In 2021 Stéfanie von Hlatky, Director of the CIDP & Associate Professor in the Department of Political Studies at Queen’s University, was awarded the Canada Research Chair Tier II on Gender, Security, and the Armed Forces.


Summary of Research Program:

United National Security Council Resolution 1325 (UNSCR 1325) on Women Peace and Security (WPS) acknowledged that violent conflict affects men, women, boys, and girls differently. In practice, the adoption of UNSCR 1325 has led to policies to increase the participation of women in peace processes and the adoption of gender-based analysis, usually in the form of GBA+, and programs to combat sexual and gender based violence (SGBV) to guide how military missions are designed. While organizations like the United Nations (UN), the North Atlantic Treaty Association (NATO), and the European Union (EU) have endorsed changes institutionally, they have not pursued them as vigorously in practice, leading to inconsistencies and unintended consequences.

By investigating how gender policies impact governments and international organizations, this project builds on research in International Relations that studies the normative and cultural underpinnings of foreign and defence policy-decision making. It also contributes to our understanding of how WPS norms affect international responses to armed conflict. The aim of this project is to demonstrate how greater diversity and inclusion can improve prospects for peace.

Team Introduction:

The principal investigator of this project, Dr. Stéfanie von Hlatky, is an associate professor of Political Studies at Queen’s University and the Director of the Centre for International and Defence Policy. Dr. von Hlatky has recruited 5 research assistants and a CDSN Post-Doctoral Fellow for this project: Dr. Johanna Massé, Bibi Imre-Millei (MA, Sociology), Emily Quimby (MA, Political Studies), Morgan-Olivia Fox (PPE, Specialization in Political Studies), Owen Wong (BAH, Political Studies), and Melika Khajeh Hosseiny (BAH, Political Studies & Global Development).

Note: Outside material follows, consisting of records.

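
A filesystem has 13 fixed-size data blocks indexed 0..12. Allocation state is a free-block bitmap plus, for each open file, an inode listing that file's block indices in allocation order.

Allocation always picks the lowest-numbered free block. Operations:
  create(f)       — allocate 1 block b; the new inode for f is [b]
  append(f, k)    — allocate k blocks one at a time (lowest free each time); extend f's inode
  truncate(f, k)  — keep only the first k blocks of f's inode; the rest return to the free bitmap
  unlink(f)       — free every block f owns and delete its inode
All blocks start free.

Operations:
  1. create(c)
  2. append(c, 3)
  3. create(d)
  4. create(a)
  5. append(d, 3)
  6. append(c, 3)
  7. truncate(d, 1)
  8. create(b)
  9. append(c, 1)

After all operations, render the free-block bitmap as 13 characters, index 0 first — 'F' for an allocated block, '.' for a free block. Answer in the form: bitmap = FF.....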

This research project will proceed in three stages: (1) demonstrate how gender policies affect day-to-day policy discussions and activities; (2) explain differences in gender policies in a structured, focused comparison of the UN, NATO, and the EU; (3) test the validity of the comparative framework and offer findings on how gender policies are affecting mission outcomes through detailed case studies and fieldwork.

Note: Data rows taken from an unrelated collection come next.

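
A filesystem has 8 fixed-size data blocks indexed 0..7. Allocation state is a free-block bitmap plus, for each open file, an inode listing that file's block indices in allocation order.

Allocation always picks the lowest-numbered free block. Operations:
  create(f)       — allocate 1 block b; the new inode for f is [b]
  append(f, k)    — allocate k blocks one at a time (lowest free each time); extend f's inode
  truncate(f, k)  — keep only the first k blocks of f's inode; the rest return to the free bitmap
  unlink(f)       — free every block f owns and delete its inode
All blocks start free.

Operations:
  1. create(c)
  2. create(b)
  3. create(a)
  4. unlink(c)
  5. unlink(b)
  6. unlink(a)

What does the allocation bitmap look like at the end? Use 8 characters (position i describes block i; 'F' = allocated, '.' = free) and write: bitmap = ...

  1. create(c)  ⇒  F.......  {c→[0]}
  2. create(b)  ⇒  FF......  {b→[1]; c→[0]}
  3. create(a)  ⇒  FFF.....  {a→[2]; b→[1]; c→[0]}
  4. unlink(c)  ⇒  .FF.....  {a→[2]; b→[1]}
  5. unlink(b)  ⇒  ..F.....  {a→[2]}
  6. unlink(a)  ⇒  ........  {}

bitmap = ........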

Thus far, the team has researched the unintended consequences of the WPS agenda, noting tensions between local and international priorities, burdens on civil society, and a lack of intersectionality. While investigating the UN, NATO, and the EU, the team has coded for over twenty categories which broadly characterize WPS guideline objectives, guideline types, target audiences, involved actors, and so forth. The team has also begun to consider hypotheses related to international and transnational, organizational, context specific, and critical categories.

Some Outputs:

Dr. von Hlatky’s expertise has also contributed to ongoing debates about culture change in the CAF: The Hill Times (February, 2021); CTV News (March, 2021); The New York Times (March, 2021); CBC Radio (March, 2021 and May, 2021); CBC News (April, 2021); and more. Within these engagements, Dr. von Hlatky has noted the need to consider aspects of military culture that contribute to sexual misconduct, making it difficult for victims and survivors to speak out. In addition, she has underlined that while changes have happened on a leadership level, the core of military culture is yet to be disrupted pushing for redefinition of the professional culture and independent models for reporting and investigation.

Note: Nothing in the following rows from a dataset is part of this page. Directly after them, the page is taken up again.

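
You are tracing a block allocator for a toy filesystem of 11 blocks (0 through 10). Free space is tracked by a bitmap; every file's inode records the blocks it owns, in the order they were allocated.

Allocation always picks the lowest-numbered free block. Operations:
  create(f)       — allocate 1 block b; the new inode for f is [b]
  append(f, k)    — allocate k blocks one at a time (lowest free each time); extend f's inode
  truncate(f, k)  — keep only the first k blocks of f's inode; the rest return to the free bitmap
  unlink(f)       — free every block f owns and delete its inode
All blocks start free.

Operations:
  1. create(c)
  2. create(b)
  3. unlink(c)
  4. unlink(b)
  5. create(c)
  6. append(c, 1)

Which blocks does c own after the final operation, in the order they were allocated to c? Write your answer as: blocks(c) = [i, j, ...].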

Additionally, Dr. von Hlatky has written on gender mainstreaming in NATO and the perceptions of military elites towards gender mainstreaming vis-à-vis operation effectiveness (2020). She has contributed to The Palgrave Handbook of Gender, Sexuality, and Canadian Politics, arguing for Canadian defence policy to make space for feminist perspectives (2020).

Dr. von Hlatky has provided recommendations for how states and organizations can improve gender trainings, highlighting the need for feedback stages, grounded training, and needs assessment tools (2020) as well as contributed to the NATO report “Developing a Culture and Gender Inclusive Model of Military Professionalism” (2020). She has co-authored a memo with Bibi Imre-Millei for Global Affairs Canada, demonstrating how feminist alliances can enhance diplomatic engagements (2020). Bibi Imre-Millei was also interviewed by the Canadian Global Affairs Institute podcast, Defence Deconstructed on comprehensive culture change in the CAF (2021), in addition to a policy paper written with Charlotte Duval-Lantoine on the same topic with the Canadian Global Affairs Institute (2021).

Dr. von Hlatky has contributed to multiple expert briefings and government reports. This included briefings for two NATO reports in 2020. Dr. von Hlatky has contributed to the Standing Committee on National Defence in February 2021, “Addressing Sexual Misconduct Issues in the Canadian Armed Forces, Including the Allegations Against Former Chief of the Defence Staff Jonathan Vance,” and has briefed the CAF on culture change on multiple occasions.